В правой руке вилка, в левой – полная тарелка.
Она закрывает глаза. Жует: медленно и внимательно, словно весь мир сосредоточится на ее зубах, горле, пищеводе. Жареные грибы – наслаждение, одно из самых главных в ее земном саду.
«Как это называется? Отвальная? Поминки?.. В моем случае и то, и другое…» – смотрит на близкие деревья, на лес, который сперва напугал до смерти, но потом задал ей пир на весь мир.
Она передергивает плечами, поворачивает голову: над соседской крышей стоит дым. Конец июля, а топят печку… Интересно, кто у них там: та женщина? Теперь совсем состарилась. Представляет себе худенькую фигурку: ситцевое, в мелкий цветочек. Хотя этого быть не может: ситец столько не живет. А может, и не она, а ее муж. Светлые волосы, худой – черты лица помнятся смутно. Их сын наверняка женился. Жена, дети… Ей нет никакого дела до чужих детей.

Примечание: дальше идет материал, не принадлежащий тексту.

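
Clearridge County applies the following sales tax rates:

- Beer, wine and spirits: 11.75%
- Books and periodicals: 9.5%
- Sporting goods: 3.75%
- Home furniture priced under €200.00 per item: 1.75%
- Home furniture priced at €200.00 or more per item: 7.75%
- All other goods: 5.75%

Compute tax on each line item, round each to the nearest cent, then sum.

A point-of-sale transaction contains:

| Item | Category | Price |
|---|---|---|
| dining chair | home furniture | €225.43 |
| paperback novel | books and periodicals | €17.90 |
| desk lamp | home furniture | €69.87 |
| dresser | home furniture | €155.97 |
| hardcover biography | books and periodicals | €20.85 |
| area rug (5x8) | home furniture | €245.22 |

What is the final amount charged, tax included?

€779.34

Dining chair €225.43: home furniture, €200.00 or more → 7.75% → €17.47
Paperback novel €17.90: books and periodicals → 9.5% → €1.70
Desk lamp €69.87: home furniture, under €200.00 → 1.75% → €1.22
Dresser €155.97: home furniture, under €200.00 → 1.75% → €2.73
Hardcover biography €20.85: books and periodicals → 9.5% → €1.98
Area rug (5x8) €245.22: home furniture, €200.00 or more → 7.75% → €19.00
Subtotal = €735.24; tax = €44.10; total due = €779.34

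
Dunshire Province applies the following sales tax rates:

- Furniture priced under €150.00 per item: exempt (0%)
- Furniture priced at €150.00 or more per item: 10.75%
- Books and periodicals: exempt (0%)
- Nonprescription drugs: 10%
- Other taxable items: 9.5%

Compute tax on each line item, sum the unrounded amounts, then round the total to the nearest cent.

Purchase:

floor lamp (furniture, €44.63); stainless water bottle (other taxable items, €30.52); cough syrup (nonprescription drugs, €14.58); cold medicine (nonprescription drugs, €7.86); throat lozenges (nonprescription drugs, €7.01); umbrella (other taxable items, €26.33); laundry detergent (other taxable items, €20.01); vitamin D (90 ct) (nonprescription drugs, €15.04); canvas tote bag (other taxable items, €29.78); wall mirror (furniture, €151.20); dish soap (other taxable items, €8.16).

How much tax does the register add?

Floor lamp €44.63: furniture, under €150.00 → 0% → €0.00
Stainless water bottle €30.52: other taxable items → 9.5% → €2.8994
Cough syrup €14.58: nonprescription drugs → 10% → €1.458
Cold medicine €7.86: nonprescription drugs → 10% → €0.786
Throat lozenges €7.01: nonprescription drugs → 10% → €0.701
Umbrella €26.33: other taxable items → 9.5% → €2.50135
Laundry detergent €20.01: other taxable items → 9.5% → €1.90095
Vitamin D (90 ct) €15.04: nonprescription drugs → 10% → €1.504
Canvas tote bag €29.78: other taxable items → 9.5% → €2.8291
Wall mirror €151.20: furniture, €150.00 or more → 10.75% → €16.254
Dish soap €8.16: other taxable items → 9.5% → €0.7752
Unrounded tax sum = €31.609 → €31.61

€31.61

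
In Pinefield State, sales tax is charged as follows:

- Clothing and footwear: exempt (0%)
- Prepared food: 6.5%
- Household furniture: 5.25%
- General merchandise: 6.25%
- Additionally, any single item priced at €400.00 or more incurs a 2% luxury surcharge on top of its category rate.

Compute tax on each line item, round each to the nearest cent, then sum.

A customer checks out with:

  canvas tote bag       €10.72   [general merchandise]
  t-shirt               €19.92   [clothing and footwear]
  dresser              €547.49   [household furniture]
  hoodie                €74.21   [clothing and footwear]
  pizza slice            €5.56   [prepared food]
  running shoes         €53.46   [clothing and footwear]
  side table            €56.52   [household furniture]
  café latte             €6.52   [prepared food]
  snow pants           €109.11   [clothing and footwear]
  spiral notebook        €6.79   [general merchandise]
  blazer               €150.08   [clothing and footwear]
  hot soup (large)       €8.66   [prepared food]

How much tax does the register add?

€45.09

Canvas tote bag €10.72: general merchandise → 6.25% → €0.67
T-shirt €19.92: clothing and footwear → 0% → €0.00
Dresser €547.49: household furniture → 5.25% + 2% surcharge = 7.25% → €39.69
Hoodie €74.21: clothing and footwear → 0% → €0.00
Pizza slice €5.56: prepared food → 6.5% → €0.36
Running shoes €53.46: clothing and footwear → 0% → €0.00
Side table €56.52: household furniture → 5.25% → €2.97
Café latte €6.52: prepared food → 6.5% → €0.42
Snow pants €109.11: clothing and footwear → 0% → €0.00
Spiral notebook €6.79: general merchandise → 6.25% → €0.42
Blazer €150.08: clothing and footwear → 0% → €0.00
Hot soup (large) €8.66: prepared food → 6.5% → €0.56
Total tax = €0.67 + €39.69 + €0.36 + €2.97 + €0.42 + €0.42 + €0.56 = €45.09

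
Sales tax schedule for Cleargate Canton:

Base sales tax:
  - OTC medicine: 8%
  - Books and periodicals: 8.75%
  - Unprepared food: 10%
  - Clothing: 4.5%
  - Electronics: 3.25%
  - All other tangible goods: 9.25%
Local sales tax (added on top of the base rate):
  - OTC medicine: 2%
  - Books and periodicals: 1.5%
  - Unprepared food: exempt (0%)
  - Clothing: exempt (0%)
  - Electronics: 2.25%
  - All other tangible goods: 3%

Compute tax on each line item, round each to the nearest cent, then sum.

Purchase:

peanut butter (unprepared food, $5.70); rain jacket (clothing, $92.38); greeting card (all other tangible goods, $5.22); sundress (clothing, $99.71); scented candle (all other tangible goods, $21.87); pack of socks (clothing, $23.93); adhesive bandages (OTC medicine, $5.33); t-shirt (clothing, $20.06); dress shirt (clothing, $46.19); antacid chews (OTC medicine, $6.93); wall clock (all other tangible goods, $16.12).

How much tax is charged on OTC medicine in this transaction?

Adhesive bandages $5.33: OTC medicine → 8% + 2% local = 10% → $0.53
Antacid chews $6.93: OTC medicine → 8% + 2% local = 10% → $0.69
Tax on OTC medicine = $0.53 + $0.69 = $1.22

$1.22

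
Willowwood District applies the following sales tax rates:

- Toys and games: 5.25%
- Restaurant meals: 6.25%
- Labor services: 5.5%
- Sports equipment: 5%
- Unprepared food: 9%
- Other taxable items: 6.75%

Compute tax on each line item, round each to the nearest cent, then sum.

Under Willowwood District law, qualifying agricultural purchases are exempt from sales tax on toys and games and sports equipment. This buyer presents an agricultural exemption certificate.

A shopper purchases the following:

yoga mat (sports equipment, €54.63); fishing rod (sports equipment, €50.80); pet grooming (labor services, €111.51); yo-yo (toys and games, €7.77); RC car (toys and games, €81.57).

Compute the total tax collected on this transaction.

Yoga mat €54.63: sports equipment, buyer-exempt → 0% → €0.00
Fishing rod €50.80: sports equipment, buyer-exempt → 0% → €0.00
Pet grooming €111.51: labor services → 5.5% → €6.13
Yo-yo €7.77: toys and games, buyer-exempt → 0% → €0.00
RC car €81.57: toys and games, buyer-exempt → 0% → €0.00
Total tax = €6.13

€6.13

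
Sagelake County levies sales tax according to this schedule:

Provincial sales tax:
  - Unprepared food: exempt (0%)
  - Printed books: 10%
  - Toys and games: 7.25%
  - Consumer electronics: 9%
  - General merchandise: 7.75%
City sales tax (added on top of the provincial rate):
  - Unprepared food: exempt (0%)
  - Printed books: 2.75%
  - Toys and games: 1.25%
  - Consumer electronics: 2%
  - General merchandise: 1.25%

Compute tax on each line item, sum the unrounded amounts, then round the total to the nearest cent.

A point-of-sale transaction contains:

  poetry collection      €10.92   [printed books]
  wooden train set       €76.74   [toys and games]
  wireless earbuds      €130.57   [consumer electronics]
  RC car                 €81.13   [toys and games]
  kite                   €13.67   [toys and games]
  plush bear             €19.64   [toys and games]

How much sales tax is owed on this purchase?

€32.01

Poetry collection €10.92: printed books → 10% + 2.75% city = 12.75% → €1.3923
Wooden train set €76.74: toys and games → 7.25% + 1.25% city = 8.5% → €6.5229
Wireless earbuds €130.57: consumer electronics → 9% + 2% city = 11% → €14.3627
RC car €81.13: toys and games → 7.25% + 1.25% city = 8.5% → €6.89605
Kite €13.67: toys and games → 7.25% + 1.25% city = 8.5% → €1.16195
Plush bear €19.64: toys and games → 7.25% + 1.25% city = 8.5% → €1.6694
Unrounded tax sum = €32.0053 → €32.01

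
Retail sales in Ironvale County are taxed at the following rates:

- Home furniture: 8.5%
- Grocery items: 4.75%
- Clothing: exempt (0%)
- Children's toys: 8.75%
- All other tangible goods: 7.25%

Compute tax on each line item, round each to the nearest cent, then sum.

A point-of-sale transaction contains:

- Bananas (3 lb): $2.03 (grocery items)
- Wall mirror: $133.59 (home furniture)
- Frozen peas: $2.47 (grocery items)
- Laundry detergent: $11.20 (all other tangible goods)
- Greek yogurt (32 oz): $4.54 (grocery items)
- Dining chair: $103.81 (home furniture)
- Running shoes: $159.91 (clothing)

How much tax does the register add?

$21.43

Bananas (3 lb) $2.03: grocery items → 4.75% → $0.10
Wall mirror $133.59: home furniture → 8.5% → $11.36
Frozen peas $2.47: grocery items → 4.75% → $0.12
Laundry detergent $11.20: all other tangible goods → 7.25% → $0.81
Greek yogurt (32 oz) $4.54: grocery items → 4.75% → $0.22
Dining chair $103.81: home furniture → 8.5% → $8.82
Running shoes $159.91: clothing → 0% → $0.00
Total tax = $0.10 + $11.36 + $0.12 + $0.81 + $0.22 + $8.82 = $21.43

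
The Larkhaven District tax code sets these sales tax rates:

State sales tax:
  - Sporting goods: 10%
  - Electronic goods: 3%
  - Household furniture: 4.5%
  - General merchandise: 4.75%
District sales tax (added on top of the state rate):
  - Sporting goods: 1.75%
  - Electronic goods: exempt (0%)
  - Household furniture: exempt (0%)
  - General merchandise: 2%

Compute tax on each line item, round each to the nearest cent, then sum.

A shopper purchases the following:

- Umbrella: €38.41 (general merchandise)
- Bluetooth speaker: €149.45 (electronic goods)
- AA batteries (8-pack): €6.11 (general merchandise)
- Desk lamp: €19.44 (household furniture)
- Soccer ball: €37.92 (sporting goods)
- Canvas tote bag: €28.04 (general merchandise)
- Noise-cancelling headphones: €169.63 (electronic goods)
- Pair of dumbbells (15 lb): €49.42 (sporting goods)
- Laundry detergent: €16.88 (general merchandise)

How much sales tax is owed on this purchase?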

«Завтра разберу вещи. Прямо с утра. Потом позвоню антиквару. Договорюсь, чтобы приехал немедленно. Эти, с кадастром, тоже приедут, должны… Все организовано. Теперь пойдет по накатанной, само…» – еще вчера она бы сказала это уверенно, но сегодня что-то изменилось…

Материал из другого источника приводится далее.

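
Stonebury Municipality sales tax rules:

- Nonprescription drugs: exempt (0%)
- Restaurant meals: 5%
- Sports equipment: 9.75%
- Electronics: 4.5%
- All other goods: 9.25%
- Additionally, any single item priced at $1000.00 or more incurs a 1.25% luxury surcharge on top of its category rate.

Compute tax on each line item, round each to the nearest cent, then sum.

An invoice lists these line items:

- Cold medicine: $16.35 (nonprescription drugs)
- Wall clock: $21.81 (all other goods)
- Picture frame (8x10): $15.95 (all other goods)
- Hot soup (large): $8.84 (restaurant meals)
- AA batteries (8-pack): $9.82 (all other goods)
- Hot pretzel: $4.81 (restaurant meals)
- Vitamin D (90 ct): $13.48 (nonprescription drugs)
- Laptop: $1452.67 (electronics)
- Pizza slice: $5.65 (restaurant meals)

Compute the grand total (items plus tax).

$1638.28

Cold medicine $16.35: nonprescription drugs → 0% → $0.00
Wall clock $21.81: all other goods → 9.25% → $2.02
Picture frame (8x10) $15.95: all other goods → 9.25% → $1.48
Hot soup (large) $8.84: restaurant meals → 5% → $0.44
AA batteries (8-pack) $9.82: all other goods → 9.25% → $0.91
Hot pretzel $4.81: restaurant meals → 5% → $0.24
Vitamin D (90 ct) $13.48: nonprescription drugs → 0% → $0.00
Laptop $1452.67: electronics → 4.5% + 1.25% surcharge = 5.75% → $83.53
Pizza slice $5.65: restaurant meals → 5% → $0.28
Subtotal = $1549.38; tax = $88.90; total due = $1638.28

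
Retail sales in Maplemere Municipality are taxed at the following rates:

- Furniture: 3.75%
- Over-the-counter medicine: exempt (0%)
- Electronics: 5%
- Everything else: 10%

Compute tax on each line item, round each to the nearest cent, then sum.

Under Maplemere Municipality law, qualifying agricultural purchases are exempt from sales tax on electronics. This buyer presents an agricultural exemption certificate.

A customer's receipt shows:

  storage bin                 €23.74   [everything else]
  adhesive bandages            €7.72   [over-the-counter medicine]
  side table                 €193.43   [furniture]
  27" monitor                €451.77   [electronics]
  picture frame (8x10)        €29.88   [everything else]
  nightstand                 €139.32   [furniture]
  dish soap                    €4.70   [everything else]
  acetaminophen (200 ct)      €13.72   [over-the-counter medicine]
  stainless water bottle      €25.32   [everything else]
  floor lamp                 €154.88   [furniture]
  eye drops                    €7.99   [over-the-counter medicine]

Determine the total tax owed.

Storage bin €23.74: everything else → 10% → €2.37
Adhesive bandages €7.72: over-the-counter medicine → 0% → €0.00
Side table €193.43: furniture → 3.75% → €7.25
27" monitor €451.77: electronics, buyer-exempt → 0% → €0.00
Picture frame (8x10) €29.88: everything else → 10% → €2.99
Nightstand €139.32: furniture → 3.75% → €5.22
Dish soap €4.70: everything else → 10% → €0.47
Acetaminophen (200 ct) €13.72: over-the-counter medicine → 0% → €0.00
Stainless water bottle €25.32: everything else → 10% → €2.53
Floor lamp €154.88: furniture → 3.75% → €5.81
Eye drops €7.99: over-the-counter medicine → 0% → €0.00
Total tax = €2.37 + €7.25 + €2.99 + €5.22 + €0.47 + €2.53 + €5.81 = €26.64

€26.64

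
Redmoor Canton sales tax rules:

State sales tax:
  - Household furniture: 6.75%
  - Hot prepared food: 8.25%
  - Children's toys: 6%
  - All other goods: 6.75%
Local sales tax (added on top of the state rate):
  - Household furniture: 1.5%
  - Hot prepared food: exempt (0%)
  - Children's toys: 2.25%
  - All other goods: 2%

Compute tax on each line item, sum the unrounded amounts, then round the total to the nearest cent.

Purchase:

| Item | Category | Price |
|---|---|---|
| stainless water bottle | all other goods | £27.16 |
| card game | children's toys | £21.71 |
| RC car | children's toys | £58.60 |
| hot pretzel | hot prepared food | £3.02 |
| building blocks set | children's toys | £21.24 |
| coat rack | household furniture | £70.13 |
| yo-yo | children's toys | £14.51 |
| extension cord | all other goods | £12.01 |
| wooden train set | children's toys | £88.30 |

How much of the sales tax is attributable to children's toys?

£16.86

Card game £21.71: children's toys → 6% + 2.25% local = 8.25% → £1.791075
RC car £58.60: children's toys → 6% + 2.25% local = 8.25% → £4.8345
Building blocks set £21.24: children's toys → 6% + 2.25% local = 8.25% → £1.7523
Yo-yo £14.51: children's toys → 6% + 2.25% local = 8.25% → £1.197075
Wooden train set £88.30: children's toys → 6% + 2.25% local = 8.25% → £7.28475
Tax on children's toys: unrounded sum = £16.8597 → £16.86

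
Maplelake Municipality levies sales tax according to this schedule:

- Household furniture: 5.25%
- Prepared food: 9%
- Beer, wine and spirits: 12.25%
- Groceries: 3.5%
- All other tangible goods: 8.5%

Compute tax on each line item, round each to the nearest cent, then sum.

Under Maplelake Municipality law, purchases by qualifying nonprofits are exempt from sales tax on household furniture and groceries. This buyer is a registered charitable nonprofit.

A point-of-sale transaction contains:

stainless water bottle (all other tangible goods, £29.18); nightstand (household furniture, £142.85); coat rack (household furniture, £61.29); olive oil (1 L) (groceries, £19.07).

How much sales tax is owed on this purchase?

£2.48

Stainless water bottle £29.18: all other tangible goods → 8.5% → £2.48
Nightstand £142.85: household furniture, buyer-exempt → 0% → £0.00
Coat rack £61.29: household furniture, buyer-exempt → 0% → £0.00
Olive oil (1 L) £19.07: groceries, buyer-exempt → 0% → £0.00
Total tax = £2.48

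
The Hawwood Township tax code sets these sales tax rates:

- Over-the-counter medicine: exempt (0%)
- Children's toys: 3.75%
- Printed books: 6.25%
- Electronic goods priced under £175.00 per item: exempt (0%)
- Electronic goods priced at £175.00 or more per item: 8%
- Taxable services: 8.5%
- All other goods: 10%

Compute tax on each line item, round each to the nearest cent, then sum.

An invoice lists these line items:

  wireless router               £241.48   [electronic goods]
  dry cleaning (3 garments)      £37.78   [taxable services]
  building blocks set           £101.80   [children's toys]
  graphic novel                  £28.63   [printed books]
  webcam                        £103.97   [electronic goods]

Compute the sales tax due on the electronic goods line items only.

Wireless router £241.48: electronic goods, £175.00 or more → 8% → £19.32
Webcam £103.97: electronic goods, under £175.00 → 0% → £0.00
Tax on electronic goods = £19.32 + £0.00 = £19.32

£19.32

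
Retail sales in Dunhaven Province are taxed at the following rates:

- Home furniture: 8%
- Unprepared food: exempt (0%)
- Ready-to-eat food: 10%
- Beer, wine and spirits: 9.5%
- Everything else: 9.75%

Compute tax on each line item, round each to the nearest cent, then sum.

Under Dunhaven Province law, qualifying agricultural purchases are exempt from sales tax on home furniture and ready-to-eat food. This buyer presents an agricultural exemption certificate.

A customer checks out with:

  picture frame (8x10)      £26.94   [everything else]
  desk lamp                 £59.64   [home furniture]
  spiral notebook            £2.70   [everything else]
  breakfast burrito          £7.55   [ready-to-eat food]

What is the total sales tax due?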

На улице страшная жара. Она втаскивает стул на веранду, заходит в дом. Стоит, поводя плечами: нет, не то чтобы холодно, скорее, влажно. Сырость, нежилой дух. «Соседи топят. Может, и мне?.. В сарае должны быть дрова… – с дровами возиться не хочется. Накидывает крючок на дверь. – Просто я отвыкла. В Репине всё больше лиственные. Здесь сплошные ели и сосны. Надышалась фитонцидами, поэтому и знобит».

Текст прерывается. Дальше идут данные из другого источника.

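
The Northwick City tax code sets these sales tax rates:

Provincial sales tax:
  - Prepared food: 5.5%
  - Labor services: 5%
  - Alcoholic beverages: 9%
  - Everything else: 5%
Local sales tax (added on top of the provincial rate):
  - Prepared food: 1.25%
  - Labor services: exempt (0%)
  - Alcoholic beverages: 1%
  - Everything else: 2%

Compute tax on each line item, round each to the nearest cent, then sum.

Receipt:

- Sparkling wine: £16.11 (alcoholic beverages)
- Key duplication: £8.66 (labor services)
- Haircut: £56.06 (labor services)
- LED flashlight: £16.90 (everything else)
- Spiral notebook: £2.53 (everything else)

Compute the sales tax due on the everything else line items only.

£1.36

LED flashlight £16.90: everything else → 5% + 2% local = 7% → £1.18
Spiral notebook £2.53: everything else → 5% + 2% local = 7% → £0.18
Tax on everything else = £1.18 + £0.18 = £1.36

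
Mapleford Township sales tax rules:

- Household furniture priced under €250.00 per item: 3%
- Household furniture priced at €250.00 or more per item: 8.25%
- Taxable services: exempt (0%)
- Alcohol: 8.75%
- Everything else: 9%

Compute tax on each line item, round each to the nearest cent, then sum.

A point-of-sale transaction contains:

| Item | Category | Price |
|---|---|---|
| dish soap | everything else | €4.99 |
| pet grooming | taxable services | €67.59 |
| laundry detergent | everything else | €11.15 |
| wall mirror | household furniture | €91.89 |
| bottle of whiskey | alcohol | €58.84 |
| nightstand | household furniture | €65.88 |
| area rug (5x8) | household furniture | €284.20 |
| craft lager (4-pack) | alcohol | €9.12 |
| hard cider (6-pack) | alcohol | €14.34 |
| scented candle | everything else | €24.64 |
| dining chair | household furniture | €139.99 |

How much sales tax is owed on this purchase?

Dish soap €4.99: everything else → 9% → €0.45
Pet grooming €67.59: taxable services → 0% → €0.00
Laundry detergent €11.15: everything else → 9% → €1.00
Wall mirror €91.89: household furniture, under €250.00 → 3% → €2.76
Bottle of whiskey €58.84: alcohol → 8.75% → €5.15
Nightstand €65.88: household furniture, under €250.00 → 3% → €1.98
Area rug (5x8) €284.20: household furniture, €250.00 or more → 8.25% → €23.45
Craft lager (4-pack) €9.12: alcohol → 8.75% → €0.80
Hard cider (6-pack) €14.34: alcohol → 8.75% → €1.25
Scented candle €24.64: everything else → 9% → €2.22
Dining chair €139.99: household furniture, under €250.00 → 3% → €4.20
Total tax = €0.45 + €1.00 + €2.76 + €5.15 + €1.98 + €23.45 + €0.80 + €1.25 + €2.22 + €4.20 = €43.26

€43.26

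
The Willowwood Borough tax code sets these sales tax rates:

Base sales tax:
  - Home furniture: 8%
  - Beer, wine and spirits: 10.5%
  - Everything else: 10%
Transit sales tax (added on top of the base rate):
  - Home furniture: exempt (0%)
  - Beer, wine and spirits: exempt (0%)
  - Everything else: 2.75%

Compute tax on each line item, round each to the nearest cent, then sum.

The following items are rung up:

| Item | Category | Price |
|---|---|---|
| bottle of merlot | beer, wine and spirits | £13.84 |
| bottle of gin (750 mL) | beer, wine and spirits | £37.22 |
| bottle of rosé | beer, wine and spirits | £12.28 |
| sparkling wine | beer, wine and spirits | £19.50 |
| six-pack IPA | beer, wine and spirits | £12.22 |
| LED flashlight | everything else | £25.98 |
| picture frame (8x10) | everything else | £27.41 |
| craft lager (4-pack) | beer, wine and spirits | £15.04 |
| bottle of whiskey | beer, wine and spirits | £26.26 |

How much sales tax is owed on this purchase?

£21.12

Bottle of merlot £13.84: beer, wine and spirits → 10.5% + 0% transit = 10.5% → £1.45
Bottle of gin (750 mL) £37.22: beer, wine and spirits → 10.5% + 0% transit = 10.5% → £3.91
Bottle of rosé £12.28: beer, wine and spirits → 10.5% + 0% transit = 10.5% → £1.29
Sparkling wine £19.50: beer, wine and spirits → 10.5% + 0% transit = 10.5% → £2.05
Six-pack IPA £12.22: beer, wine and spirits → 10.5% + 0% transit = 10.5% → £1.28
LED flashlight £25.98: everything else → 10% + 2.75% transit = 12.75% → £3.31
Picture frame (8x10) £27.41: everything else → 10% + 2.75% transit = 12.75% → £3.49
Craft lager (4-pack) £15.04: beer, wine and spirits → 10.5% + 0% transit = 10.5% → £1.58
Bottle of whiskey £26.26: beer, wine and spirits → 10.5% + 0% transit = 10.5% → £2.76
Total tax = £1.45 + £3.91 + £1.29 + £2.05 + £1.28 + £3.31 + £3.49 + £1.58 + £2.76 = £21.12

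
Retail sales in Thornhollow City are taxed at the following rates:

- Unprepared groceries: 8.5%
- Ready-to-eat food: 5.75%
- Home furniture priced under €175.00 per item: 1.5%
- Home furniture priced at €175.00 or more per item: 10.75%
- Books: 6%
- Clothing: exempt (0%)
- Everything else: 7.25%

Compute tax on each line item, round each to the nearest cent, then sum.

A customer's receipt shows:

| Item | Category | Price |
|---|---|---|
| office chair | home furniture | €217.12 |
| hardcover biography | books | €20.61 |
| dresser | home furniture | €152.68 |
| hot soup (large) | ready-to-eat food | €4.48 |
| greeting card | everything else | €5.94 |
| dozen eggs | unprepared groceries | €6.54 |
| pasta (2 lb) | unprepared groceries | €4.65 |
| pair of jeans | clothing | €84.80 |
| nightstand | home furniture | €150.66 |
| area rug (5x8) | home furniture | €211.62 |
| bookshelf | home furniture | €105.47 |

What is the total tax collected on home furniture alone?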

Растягивается на кровати, чувствуя под головой комковатую подушку: «Все-таки надо было вынести, положить на солнце… – под веками, налитыми грибной тяжестью, плывут деревья. – Это же мой лес: с детства, знала каждую тропинку», – уговаривает себя, понимая, что дело не в лесе, не в воздухе, полном фитонцидами.
Тот листок. Из отцовской рукописи, в которой герой разговаривает со своей Ниной. Утром пробежала глазами, сунула обратно, рывкомзадвинула ящик. Встает, идет к комоду, дергает: ящик не поддается. «Да-да, я помню… Сломались направляющие». Чтобы добраться, надо вынуть верхний, в котором нет никаких рукописей, только старые тряпки. В ее детстве из тряпок делали макулатуру.
Она садится на корточки, просматривает листок за листком, вот он:
– Нина, Ниночка! Я знаю, мы с тобой – одно целое!… Знаешь, о чем я мечтаю?
Чтобы мы с тобой прожили сто лет и умерли в один день…
Слова, написанные отцом. Идиотские, фальшивые, не имеющие ни малейшего отношения к жизни. Это и есть помрачение, которое терзало весь день: смотрело на нее из леса.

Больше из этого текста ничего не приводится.